The official, who requested anonymity, rejected calls for the trial to be delayed or moved and insisted that "a correct and proper hearing is assured".

Prosecution witnesses are due to take the stand, some from behind a protective screen, after a similar attempt was abandoned five weeks ago.

The court will hear testimonies relating to the massacre of more than 140 Shias by Iraqi security forces in Dujail following a botched assassination attempt on the president in 1982. If found guilty, Saddam and seven other defendants, including his half-brother Barzan al-Tikriti and the former vice-president Taha Yassin Ramadan, face the death penalty.

Col Anwar told the Guardian that the men arrested in Kirkuk were Saddam loyalists from Tikrit, "working under the control of al-Douri". "They were senior members of the underground Ba'ath party, carrying a message aiming at the trial," he said.
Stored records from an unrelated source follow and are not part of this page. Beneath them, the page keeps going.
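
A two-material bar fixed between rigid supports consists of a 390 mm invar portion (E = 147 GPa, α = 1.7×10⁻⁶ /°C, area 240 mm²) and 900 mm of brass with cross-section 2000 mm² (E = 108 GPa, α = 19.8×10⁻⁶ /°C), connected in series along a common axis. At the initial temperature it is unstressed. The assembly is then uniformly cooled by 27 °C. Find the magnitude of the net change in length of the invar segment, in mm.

With the walls removed the bar would change length by δ_free = Σ αᵢΔT Lᵢ = 1.7×10⁻⁶×27×390 + 19.8×10⁻⁶×27×900 = 0.499 mm.
Since the ends are fixed, an axial force P builds up, equal in every segment, with P · Σ Lᵢ/(AᵢEᵢ) = δ_free.
Σ Lᵢ/(AᵢEᵢ) = 390/(240×147×10³) + 900/(2000×108×10³) = 1.522×10⁻⁵ mm/N.
So P = 0.499 / 1.522×10⁻⁵ = 32.79 kN, tensile.
For the invar segment, free thermal change = 1.7×10⁻⁶×27×390 = 0.0179 mm and elastic change from P = 32790×390/(240×147×10³) = 0.3624 mm; these oppose, so the net change is 0.345 mm (segment lengthens).

|ΔL| ≈ 0.345 mm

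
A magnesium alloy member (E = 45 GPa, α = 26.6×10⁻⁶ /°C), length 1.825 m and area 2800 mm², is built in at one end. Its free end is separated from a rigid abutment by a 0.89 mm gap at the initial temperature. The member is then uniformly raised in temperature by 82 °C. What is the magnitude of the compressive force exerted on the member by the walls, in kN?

Unrestrained expansion: δ_free = αΔT L = 26.6×10⁻⁶ × 82 × 1825 = 3.981 mm.
The gap closes (δ_free > 0.89 mm) and the wall then resists a further 3.981 − 0.89 = 3.091 mm of expansion.
That suppressed elongation corresponds to σ = E·Δ/L = 45×10³ × 3.091/1825 = 76.21 MPa.
P = σA = 76.21 × 2800 = 213.4 kN.

P ≈ 213 kN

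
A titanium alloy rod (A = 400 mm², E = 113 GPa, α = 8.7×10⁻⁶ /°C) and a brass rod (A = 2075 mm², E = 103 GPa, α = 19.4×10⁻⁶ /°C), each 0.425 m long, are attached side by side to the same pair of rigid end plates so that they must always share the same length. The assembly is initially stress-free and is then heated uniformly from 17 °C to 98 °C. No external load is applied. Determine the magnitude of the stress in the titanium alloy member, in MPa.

The brass has the larger α, so on heating it would change length more than the titanium alloy if both were free. The rigid plates force a common final length, so the brass is put into compression and the titanium alloy into tension, with equal and opposite forces P (no external load).
Equating the net (thermal + elastic) strains gives |α₁ − α₂|·ΔT = P·[1/(A₁E₁) + 1/(A₂E₂)].
|α₁ − α₂|·ΔT = 10.7×10⁻⁶ × 81 = 0.0008667.
1/(A₁E₁) + 1/(A₂E₂) = 1/(400×113×10³) + 1/(2075×103×10³) = 2.68×10⁻⁸ N⁻¹.
So P = 0.0008667 / 2.68×10⁻⁸ = 32.34 kN.
σ_{titanium alloy} = P/A₁ = 32340/400 = 80.84 MPa, tensile.

σ ≈ 80.8 MPa (tensile)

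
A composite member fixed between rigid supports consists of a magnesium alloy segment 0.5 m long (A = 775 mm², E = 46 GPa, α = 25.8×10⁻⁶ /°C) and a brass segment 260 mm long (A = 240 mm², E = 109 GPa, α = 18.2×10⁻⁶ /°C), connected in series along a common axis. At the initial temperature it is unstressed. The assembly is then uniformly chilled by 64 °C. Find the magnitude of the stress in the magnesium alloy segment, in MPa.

With the walls removed the bar would change length by δ_free = Σ αᵢΔT Lᵢ = 25.8×10⁻⁶×64×500 + 18.2×10⁻⁶×64×260 = 1.128 mm.
The walls prevent any net length change, so an axial force P (same in every segment) develops. Compatibility: P · Σ Lᵢ/(AᵢEᵢ) = δ_free.
The series flexibility is Σ Lᵢ/(AᵢEᵢ) = 500/(775×46×10³) + 260/(240×109×10³) = 2.396×10⁻⁵ mm/N.
Hence P = δ_free / Σ(L/AE) = 1.128/2.396×10⁻⁵ = 47.09 kN (tensile).
σ_{magnesium alloy} = P / A = 47090 / 775 = 60.76 MPa.

σ ≈ 60.8 MPa (tensile)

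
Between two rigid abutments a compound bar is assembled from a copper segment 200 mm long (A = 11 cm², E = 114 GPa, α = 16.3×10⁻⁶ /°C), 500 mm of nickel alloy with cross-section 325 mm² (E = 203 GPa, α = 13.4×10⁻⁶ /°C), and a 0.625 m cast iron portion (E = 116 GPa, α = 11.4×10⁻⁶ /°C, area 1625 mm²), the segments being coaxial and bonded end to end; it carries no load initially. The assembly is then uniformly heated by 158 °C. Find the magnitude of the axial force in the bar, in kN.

Free thermal expansion of the whole bar: Σ αᵢΔT Lᵢ = 16.3×10⁻⁶×158×200 + 13.4×10⁻⁶×158×500 + 11.4×10⁻⁶×158×625 = 2.699 mm.
The rigid supports impose zero overall length change; the single axial force P common to all segments must satisfy P Σ Lᵢ/(AᵢEᵢ) = δ_free.
The series flexibility is Σ Lᵢ/(AᵢEᵢ) = 200/(1100×114×10³) + 500/(325×203×10³) + 625/(1625×116×10³) = 1.249×10⁻⁵ mm/N.
P = 2.699 / 1.249×10⁻⁵ = 216100 N = 216.1 kN, compressive.

P ≈ 216 kN (compressive)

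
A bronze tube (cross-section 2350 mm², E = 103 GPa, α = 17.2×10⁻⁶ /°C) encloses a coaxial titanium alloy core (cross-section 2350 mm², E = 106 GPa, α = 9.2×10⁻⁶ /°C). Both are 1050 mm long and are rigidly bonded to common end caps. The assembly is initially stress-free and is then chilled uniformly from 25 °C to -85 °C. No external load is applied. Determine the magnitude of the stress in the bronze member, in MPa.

Both members must finish at the same length. With the larger α, the bronze tends to over-contract; the plates restrain it, putting the bronze in tension and the titanium alloy in compression. With no external load the two internal forces are equal and opposite, magnitude P.
Setting the final lengths equal and cancelling L: (α₁ − α₂)ΔT = P/(A₁E₁) + P/(A₂E₂).
|α₁ − α₂|·ΔT = 8×10⁻⁶ × 110 = 0.00088.
1/(A₁E₁) + 1/(A₂E₂) = 1/(2350×103×10³) + 1/(2350×106×10³) = 8.146×10⁻⁹ N⁻¹.
So P = 0.00088 / 8.146×10⁻⁹ = 108 kN.
σ_{bronze} = P/A₁ = 108000/2350 = 45.97 MPa, tensile.

σ ≈ 46 MPa (tensile)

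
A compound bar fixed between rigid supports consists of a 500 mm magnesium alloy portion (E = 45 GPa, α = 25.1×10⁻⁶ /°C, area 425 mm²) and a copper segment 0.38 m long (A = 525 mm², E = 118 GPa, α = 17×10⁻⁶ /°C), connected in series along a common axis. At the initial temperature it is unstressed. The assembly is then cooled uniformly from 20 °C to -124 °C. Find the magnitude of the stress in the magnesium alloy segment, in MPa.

With the walls removed the bar would change length by δ_free = Σ αᵢΔT Lᵢ = 25.1×10⁻⁶×144×500 + 17×10⁻⁶×144×380 = 2.737 mm.
The walls prevent any net length change, so an axial force P (same in every segment) develops. Compatibility: P · Σ Lᵢ/(AᵢEᵢ) = δ_free.
Σ Lᵢ/(AᵢEᵢ) = 500/(425×45×10³) + 380/(525×118×10³) = 3.228×10⁻⁵ mm/N.
Hence P = δ_free / Σ(L/AE) = 2.737/3.228×10⁻⁵ = 84.81 kN (tensile).
σ_{magnesium alloy} = P / A = 84810 / 425 = 199.6 MPa.

σ ≈ 200 MPa (tensile)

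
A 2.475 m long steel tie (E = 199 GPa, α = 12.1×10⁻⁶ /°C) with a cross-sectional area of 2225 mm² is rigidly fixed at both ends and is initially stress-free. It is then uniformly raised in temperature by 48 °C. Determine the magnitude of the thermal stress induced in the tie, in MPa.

σ ≈ 116 MPa (compressive)

With length fixed, the mechanical strain must cancel the thermal strain αΔT = 12.1×10⁻⁶ × 48 = 580.8×10⁻⁶.
Hence σ = E·αΔT = 199×10³ × 580.8×10⁻⁶ = 115.6 MPa, compressive.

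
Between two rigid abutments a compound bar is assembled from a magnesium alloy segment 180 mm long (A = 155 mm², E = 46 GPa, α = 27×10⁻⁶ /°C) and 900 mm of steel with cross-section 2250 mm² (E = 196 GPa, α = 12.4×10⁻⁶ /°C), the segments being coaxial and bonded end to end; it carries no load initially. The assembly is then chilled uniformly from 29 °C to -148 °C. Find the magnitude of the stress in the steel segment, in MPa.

With the walls removed the bar would change length by δ_free = Σ αᵢΔT Lᵢ = 27×10⁻⁶×177×180 + 12.4×10⁻⁶×177×900 = 2.836 mm.
Since the ends are fixed, an axial force P builds up, equal in every segment, with P · Σ Lᵢ/(AᵢEᵢ) = δ_free.
The series flexibility is Σ Lᵢ/(AᵢEᵢ) = 180/(155×46×10³) + 900/(2250×196×10³) = 2.729×10⁻⁵ mm/N.
P = 2.836 / 2.729×10⁻⁵ = 103900 N = 103.9 kN, tensile.
σ_{steel} = P / A = 103900 / 2250 = 46.19 MPa.

σ ≈ 46.2 MPa (tensile)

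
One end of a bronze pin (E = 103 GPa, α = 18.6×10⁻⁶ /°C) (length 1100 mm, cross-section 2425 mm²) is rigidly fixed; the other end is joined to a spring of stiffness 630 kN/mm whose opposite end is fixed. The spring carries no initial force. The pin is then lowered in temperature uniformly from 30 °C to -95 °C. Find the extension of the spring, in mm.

δ ≈ 0.678 mm

Free thermal contraction: δ_free = αΔT L = 18.6×10⁻⁶ × 125 × 1100 = 2.558 mm.
Let P be the tensile force in the spring. The pin extends elastically by PL/(AE) and the spring stretches by P/k; together these equal δ_free.
So P = δ_free / [L/(AE) + 1/k] = 2.558 / [ 1100/(2425×103×10³) + 1/(630×10³) ].
P = 2.558 / 5.991×10⁻⁶ = 426900 N.
Spring extension = P/k = 426900/(630×10³) = 0.6776 mm.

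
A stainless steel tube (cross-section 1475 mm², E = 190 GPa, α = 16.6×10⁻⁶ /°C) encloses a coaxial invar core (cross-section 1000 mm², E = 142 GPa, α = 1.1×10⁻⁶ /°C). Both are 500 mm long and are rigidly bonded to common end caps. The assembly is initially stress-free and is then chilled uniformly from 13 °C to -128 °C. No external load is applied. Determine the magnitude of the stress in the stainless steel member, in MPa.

The stainless steel has the larger α, so on cooling it would change length more than the invar if both were free. The rigid plates force a common final length, so the stainless steel is put into tension and the invar into compression, with equal and opposite forces P (no external load).
Compatibility of the two members (thermal + elastic change equal): (α₁ − α₂)ΔT = P·[1/(A₁E₁) + 1/(A₂E₂)].
|α₁ − α₂|·ΔT = 15.5×10⁻⁶ × 141 = 0.002185.
1/(A₁E₁) + 1/(A₂E₂) = 1/(1475×190×10³) + 1/(1000×142×10³) = 1.061×10⁻⁸ N⁻¹.
So P = 0.002185 / 1.061×10⁻⁸ = 206 kN.
σ_{stainless steel} = P/A₁ = 206000/1475 = 139.6 MPa, tensile.

σ ≈ 140 MPa (tensile)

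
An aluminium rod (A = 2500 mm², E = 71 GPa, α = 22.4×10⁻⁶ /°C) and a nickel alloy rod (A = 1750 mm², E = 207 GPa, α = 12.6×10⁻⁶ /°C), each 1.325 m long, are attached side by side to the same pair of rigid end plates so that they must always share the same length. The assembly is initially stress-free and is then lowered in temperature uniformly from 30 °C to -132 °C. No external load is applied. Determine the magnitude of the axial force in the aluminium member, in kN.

Both members must finish at the same length. With the larger α, the aluminium tends to over-contract; the plates restrain it, putting the aluminium in tension and the nickel alloy in compression. With no external load the two internal forces are equal and opposite, magnitude P.
Setting the final lengths equal and cancelling L: (α₁ − α₂)ΔT = P/(A₁E₁) + P/(A₂E₂).
|α₁ − α₂|·ΔT = 9.8×10⁻⁶ × 162 = 0.001588.
1/(A₁E₁) + 1/(A₂E₂) = 1/(2500×71×10³) + 1/(1750×207×10³) = 8.394×10⁻⁹ N⁻¹.
So P = 0.001588 / 8.394×10⁻⁹ = 189.1 kN.

P ≈ 189 kN (tensile in the aluminium)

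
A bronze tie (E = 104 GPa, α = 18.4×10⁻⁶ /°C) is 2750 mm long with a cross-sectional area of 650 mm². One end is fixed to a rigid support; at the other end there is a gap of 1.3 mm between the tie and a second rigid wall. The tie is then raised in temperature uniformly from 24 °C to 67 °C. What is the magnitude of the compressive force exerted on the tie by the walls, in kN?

P ≈ 21.5 kN

If the wall were absent the tie would grow by αΔT L = 18.4×10⁻⁶ × 43 × 2750 = 2.176 mm.
This exceeds the 1.3 mm gap, so the wall pushes back. The portion of expansion that must be recovered elastically is δ_free − gap = 2.176 − 1.3 = 0.8758 mm.
Compatibility: PL/(AE) = 0.8758 mm, so σ = P/A = E × (0.8758/2750) = 33.12 MPa.
P = σA = 33.12 × 650 = 21.53 kN.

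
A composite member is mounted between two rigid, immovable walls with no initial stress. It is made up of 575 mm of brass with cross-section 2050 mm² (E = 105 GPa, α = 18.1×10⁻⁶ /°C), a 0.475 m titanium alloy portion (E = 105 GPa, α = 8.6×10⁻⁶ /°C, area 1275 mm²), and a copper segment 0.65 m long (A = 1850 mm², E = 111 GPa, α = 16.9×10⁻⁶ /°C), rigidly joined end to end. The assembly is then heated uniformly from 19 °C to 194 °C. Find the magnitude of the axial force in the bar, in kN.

If the supports were absent, the total length change would be Σ αᵢΔT Lᵢ = 18.1×10⁻⁶×175×575 + 8.6×10⁻⁶×175×475 + 16.9×10⁻⁶×175×650 = 4.459 mm.
Since the ends are fixed, an axial force P builds up, equal in every segment, with P · Σ Lᵢ/(AᵢEᵢ) = δ_free.
Σ Lᵢ/(AᵢEᵢ) = 575/(2050×105×10³) + 475/(1275×105×10³) + 650/(1850×111×10³) = 9.385×10⁻⁶ mm/N.
Hence P = δ_free / Σ(L/AE) = 4.459/9.385×10⁻⁶ = 475.1 kN (compressive).

P ≈ 475 kN (compressive)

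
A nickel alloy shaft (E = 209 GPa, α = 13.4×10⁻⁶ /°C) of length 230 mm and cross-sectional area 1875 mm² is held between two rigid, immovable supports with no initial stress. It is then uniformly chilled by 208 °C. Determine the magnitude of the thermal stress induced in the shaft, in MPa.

σ ≈ 583 MPa (tensile)

With length fixed, the mechanical strain must cancel the thermal strain αΔT = 13.4×10⁻⁶ × 208 = 2787.2×10⁻⁶.
σ = EαΔT = 209×10³ × 13.4×10⁻⁶ × 208 = 582.5 MPa (tensile; the shaft is trying to contract).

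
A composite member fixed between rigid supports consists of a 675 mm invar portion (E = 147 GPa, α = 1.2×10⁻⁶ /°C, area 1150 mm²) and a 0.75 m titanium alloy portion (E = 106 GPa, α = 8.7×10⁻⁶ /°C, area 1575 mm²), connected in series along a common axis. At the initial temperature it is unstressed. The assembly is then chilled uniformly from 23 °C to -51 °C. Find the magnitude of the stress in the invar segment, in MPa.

σ ≈ 55.6 MPa (tensile)

With the walls removed the bar would change length by δ_free = Σ αᵢΔT Lᵢ = 1.2×10⁻⁶×74×675 + 8.7×10⁻⁶×74×750 = 0.5428 mm.
Since the ends are fixed, an axial force P builds up, equal in every segment, with P · Σ Lᵢ/(AᵢEᵢ) = δ_free.
Σ Lᵢ/(AᵢEᵢ) = 675/(1150×147×10³) + 750/(1575×106×10³) = 8.485×10⁻⁶ mm/N.
Hence P = δ_free / Σ(L/AE) = 0.5428/8.485×10⁻⁶ = 63.97 kN (tensile).
σ_{invar} = P / A = 63970 / 1150 = 55.62 MPa.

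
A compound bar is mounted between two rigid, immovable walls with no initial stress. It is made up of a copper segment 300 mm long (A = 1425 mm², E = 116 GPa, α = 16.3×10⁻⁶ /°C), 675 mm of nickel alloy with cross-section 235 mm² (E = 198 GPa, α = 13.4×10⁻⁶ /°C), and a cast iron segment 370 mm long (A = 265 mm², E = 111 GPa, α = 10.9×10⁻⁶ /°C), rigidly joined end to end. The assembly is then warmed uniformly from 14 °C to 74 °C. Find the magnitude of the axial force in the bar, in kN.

Free thermal expansion of the whole bar: Σ αᵢΔT Lᵢ = 16.3×10⁻⁶×60×300 + 13.4×10⁻⁶×60×675 + 10.9×10⁻⁶×60×370 = 1.078 mm.
The rigid supports impose zero overall length change; the single axial force P common to all segments must satisfy P Σ Lᵢ/(AᵢEᵢ) = δ_free.
Σ Lᵢ/(AᵢEᵢ) = 300/(1425×116×10³) + 675/(235×198×10³) + 370/(265×111×10³) = 2.89×10⁻⁵ mm/N.
Hence P = δ_free / Σ(L/AE) = 1.078/2.89×10⁻⁵ = 37.3 kN (compressive).

P ≈ 37.3 kN (compressive)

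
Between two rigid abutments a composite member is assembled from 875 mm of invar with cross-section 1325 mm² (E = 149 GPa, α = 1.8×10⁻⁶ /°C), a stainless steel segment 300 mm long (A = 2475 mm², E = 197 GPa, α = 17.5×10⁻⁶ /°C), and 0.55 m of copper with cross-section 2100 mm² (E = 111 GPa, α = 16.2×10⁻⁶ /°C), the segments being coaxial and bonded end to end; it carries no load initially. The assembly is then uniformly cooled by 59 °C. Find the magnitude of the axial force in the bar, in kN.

Free thermal contraction of the whole bar: Σ αᵢΔT Lᵢ = 1.8×10⁻⁶×59×875 + 17.5×10⁻⁶×59×300 + 16.2×10⁻⁶×59×550 = 0.9284 mm.
The rigid supports impose zero overall length change; the single axial force P common to all segments must satisfy P Σ Lᵢ/(AᵢEᵢ) = δ_free.
The series flexibility is Σ Lᵢ/(AᵢEᵢ) = 875/(1325×149×10³) + 300/(2475×197×10³) + 550/(2100×111×10³) = 7.407×10⁻⁶ mm/N.
Hence P = δ_free / Σ(L/AE) = 0.9284/7.407×10⁻⁶ = 125.3 kN (tensile).

P ≈ 125 kN (tensile)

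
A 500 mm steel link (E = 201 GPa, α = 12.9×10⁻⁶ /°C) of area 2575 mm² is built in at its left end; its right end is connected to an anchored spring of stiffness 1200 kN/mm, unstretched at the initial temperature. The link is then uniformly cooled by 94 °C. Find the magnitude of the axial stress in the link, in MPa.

σ ≈ 131 MPa (tensile)

If the spring were absent the link would shorten by αΔT L = 12.9×10⁻⁶ × 94 × 500 = 0.6063 mm.
Let P be the tensile force in the spring. The link extends elastically by PL/(AE) and the spring stretches by P/k; together these equal δ_free.
P [ L/(AE) + 1/k ] = δ_free → P [ 500/(2575×201×10³) + 1/(1200×10³) ] = 0.6063.
P = 0.6063 / 1.799×10⁻⁶ = 336900 N.
σ = P/A = 336900/2575 = 130.9 MPa.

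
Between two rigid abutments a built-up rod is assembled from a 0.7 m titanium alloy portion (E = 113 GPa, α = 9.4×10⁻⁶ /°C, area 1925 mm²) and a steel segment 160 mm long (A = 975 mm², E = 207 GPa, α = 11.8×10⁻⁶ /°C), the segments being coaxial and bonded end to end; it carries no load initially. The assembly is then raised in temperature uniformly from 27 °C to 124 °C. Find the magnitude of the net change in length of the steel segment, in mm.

Free thermal expansion of the whole bar: Σ αᵢΔT Lᵢ = 9.4×10⁻⁶×97×700 + 11.8×10⁻⁶×97×160 = 0.8214 mm.
The walls prevent any net length change, so an axial force P (same in every segment) develops. Compatibility: P · Σ Lᵢ/(AᵢEᵢ) = δ_free.
Σ Lᵢ/(AᵢEᵢ) = 700/(1925×113×10³) + 160/(975×207×10³) = 4.011×10⁻⁶ mm/N.
P = 0.8214 / 4.011×10⁻⁶ = 204800 N = 204.8 kN, compressive.
For the steel segment, free thermal change = 11.8×10⁻⁶×97×160 = 0.1831 mm and elastic change from P = 204800×160/(975×207×10³) = 0.1624 mm; these oppose, so the net change is 0.0208 mm (segment lengthens).

|ΔL| ≈ 0.0208 mm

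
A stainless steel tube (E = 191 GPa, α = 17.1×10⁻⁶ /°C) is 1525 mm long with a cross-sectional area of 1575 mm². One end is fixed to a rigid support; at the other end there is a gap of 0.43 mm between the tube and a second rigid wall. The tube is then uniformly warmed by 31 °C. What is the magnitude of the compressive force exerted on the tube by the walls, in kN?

If the wall were absent the tube would grow by αΔT L = 17.1×10⁻⁶ × 31 × 1525 = 0.8084 mm.
After closing the 0.43 mm clearance, 0.8084 − 0.43 = 0.3784 mm of expansion remains to be suppressed by the wall.
Compatibility: PL/(AE) = 0.3784 mm, so σ = P/A = E × (0.3784/1525) = 47.39 MPa.
Force on the wall = σA = 47.39 × 1575 mm² = 74.64 kN.

P ≈ 74.6 kN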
The letter ordered the group to "mobilise the party apparatus to disrupt trial day and to hit the top people [ in the trial]". It continued: "Raid Juhi is a base person, and he should be killed."

Staging a credible trial of the former president in Baghdad has proved a political and security nightmare for the Iraqi government and its US backers. Following the murder of two of Saddam's lawyers, the entire defence team threatened to boycott the trial unless they received guarantees of US protection.

The dire security situation led to calls to move the trial away from Baghdad. But the trial judge, Rizgar Amin, insisted a fair trial was still possible.

Yesterday the former US attorney general Ramsey Clarke, renowned for his opposition to the Vietnam war, said he was on his way to Baghdad to help Saddam. Mr Clarke, who in the past has also spoken in defence of Slobodan Milosevic, told Reuters: "A fair trial in this case is absolutely imperative for historical truth. It is absolutely essential that the court is legal in its constitution."